First, don’t put all your eggs in one basket. SmugMug CEO Don MacAskill posted a very detailed blog post about the Amazon outage and how and why his company’s servers there weren’t affected. He says:

All of our services in AWS are spread across multiple Availability Zones (AZs). We’d use 4 if we could, but one of our AZs is capacity constrained, so we’re mostly spread across three. (I say “one of our” because your “us-east-1b” is likely different from my “us-east-1b” – every customer is assigned to different AZs and the names don’t match up). When one AZ has a hiccup, we simple use the other AZs. Often this is a graceful, but there can be hiccups – there are certainly tradeoffs.

Second, if you are going to leverage the cloud for services, and you should, you must have a backup plan or set of protocols for what to do if it hits the fan.

For example, if S3 did go down, our WordPress CMS would be affected, as we store user-uploaded assets in S3. To remedy that, we keep a local copy on our server, so our assets stay available to our site visitors. If S3 goes down, we can make a change to a plugin configuration and our assets will still be available. When S3 comes back online, we’d flip the switch and go back to serving things from the cloud.

Third, have a communication plan ready and keep users updated during the day.

The only spot I was finding out official information on the outage was on the AWS Service Health Dashboard, which is fine, that’s where it should be. In addition, many sites put up their own pages (Quora, Reddit come to mind) saying their were being affected by the outage.

If you have a blog, use it. Same goes for Twitter and Facebook. Amazon, even though the info was hidden, was good with updating exactly what was going on and where they were in the process of getting services back online. For example:

Apr 24, 5:05 AM PDT: As detailed in previous updates, the vast majority of affected EBS volumes have been restored by this point, and we are working through a more time-consuming recovery process for remaining volumes. We have made steady progress on this front over the past few hours. If your volume is among those recently recovered, it should be accessible and usable without additional action.

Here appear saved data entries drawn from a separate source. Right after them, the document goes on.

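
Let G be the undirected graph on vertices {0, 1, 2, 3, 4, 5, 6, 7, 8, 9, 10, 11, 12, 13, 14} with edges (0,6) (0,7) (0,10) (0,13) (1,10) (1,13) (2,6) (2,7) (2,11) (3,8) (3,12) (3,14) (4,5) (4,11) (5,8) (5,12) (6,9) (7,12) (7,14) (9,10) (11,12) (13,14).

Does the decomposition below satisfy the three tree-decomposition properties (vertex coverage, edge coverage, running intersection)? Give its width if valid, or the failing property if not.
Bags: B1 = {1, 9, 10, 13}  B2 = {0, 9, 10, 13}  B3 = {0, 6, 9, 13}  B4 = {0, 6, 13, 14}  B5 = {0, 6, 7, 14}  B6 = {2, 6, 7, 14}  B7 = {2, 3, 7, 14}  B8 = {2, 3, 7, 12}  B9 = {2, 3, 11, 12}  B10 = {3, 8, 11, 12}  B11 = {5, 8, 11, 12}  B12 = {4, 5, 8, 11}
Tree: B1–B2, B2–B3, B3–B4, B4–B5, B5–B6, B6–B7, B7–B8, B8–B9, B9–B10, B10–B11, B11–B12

Yes; width 3.

Every vertex of G appears in some bag (union = {0, 1, 2, 3, 4, 5, 6, 7, 8, 9, 10, 11, 12, 13, 14}); every edge is covered by a bag; and for each vertex v the set of bags containing v is connected in the bag tree. The decomposition is therefore valid. The largest bag has 4 vertices, so the width is 3.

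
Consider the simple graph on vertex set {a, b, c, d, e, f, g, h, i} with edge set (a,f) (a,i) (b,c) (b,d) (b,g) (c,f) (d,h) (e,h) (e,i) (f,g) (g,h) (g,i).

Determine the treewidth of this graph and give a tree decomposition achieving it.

Treewidth 3.
One such decomposition:
Bags: B1 = {a, e, h, i}  B2 = {a, g, h, i}  B3 = {a, f, g, h}  B4 = {d, f, g, h}  B5 = {b, d, f, g}  B6 = {b, c, d, f}
Tree: B1–B2, B2–B3, B3–B4, B4–B5, B5–B6

Every bag has size at most 4, so the width is 4 − 1 = 3 and tw(G) ≤ 3. For the lower bound: the 4 vertex sets {a,e,i}, {h}, {g}, {b,c,d,f} are disjoint, each induces a connected subgraph, and every pair is joined by at least one edge of G. Contracting each set to a single vertex therefore yields K_{4} as a minor, and since treewidth is minor-monotone, tw(G) ≥ tw(K_{4}) = 3. Therefore the treewidth is 3.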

Good information that’s being updated often is important to help keep customers in the loop. Compare that to Sony, who’s Playstation network has been offline since last Wednesday. Their updates have been nebulous, at best. On April 21, they posted on their official blog:

While we are investigating the cause of the Network outage, we wanted to alert you that it may be a full day or two before we’re able to get the service completely back up and running.

The last update given by the company, on April 23, said this:

We sincerely regret that PlayStation Network and Qriocity services have been suspended, and we are working around the clock to bring them both back online. Our efforts to resolve this matter involve re-building our system to further strengthen our network infrastructure. Though this task is time-consuming, we decided it was worth the time necessary to provide the system with additional security.

We thank you for your patience to date and ask for a little more while we move towards completion of this project. We will continue to give you updates as they become available.

And then, silence. It’s now Monday morning in the US and the service is not online and the current status/ETA for being online hasn’t been updated since Saturday. IGN has more on Sony’s PR response to this outage.

That type of communication wouldn’t work on our campuses. Part of your planning must be a communications plan for who is responsible for keeping a certain audience up to date on the status of services.

My colleagues at Allegheny are doing it right this morning. They had a power outage over the weekend and took to their intranet to update the campus community, on a Sunday.

Screen+shot+2011 04 25+at+10 49 47+AM

Am I going to stop using Amazon’s cloud services over this outage? No, definitely not. Is this going to make Amazon improve the service? Yes. Is this a sucky way to do it? Of course.

I’ll be updating this post with feedback from other higher ed web and marketing folks. Andrew Careaga has some interesting thoughts on the outage looking at it through a lens of education.